When Butcher slams his side once more and Remy drops to one knee, I want to die.
“No!” The scream is torn out of me.
And when the woman beside me hears me, she cups the sides of her mouth and shouts, “Get up, Remy! Get UP! Beat the crap out of him!”
A ragged breath of relief leaves me when he jumps back up and wipes blood from his lips, but his eyes flick in my direction, and he takes another punch that swings him back to bounce against the chord.
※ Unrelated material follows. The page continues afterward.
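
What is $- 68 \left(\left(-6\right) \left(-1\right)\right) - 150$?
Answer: $-558$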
My nerves are tattered in such a way that I need to duck my head and stop watching for just a minute. There is, literally, a ball of fire in my throat, and I can’t even swallow my saliva. There’s just something about watching him take a pounding that makes me feel as helpless as I did when I cracked my knee, and could no longer do anything about it. This passivity is just not me. I’m being eaten with the sheer need either to go up there and hit that f**king fat man too, or just flee here. Fight-or-flight. But instead I just sit here, and it’s awful.
Suddenly, his usual chorus begins, “REMY … REMY … REMY.”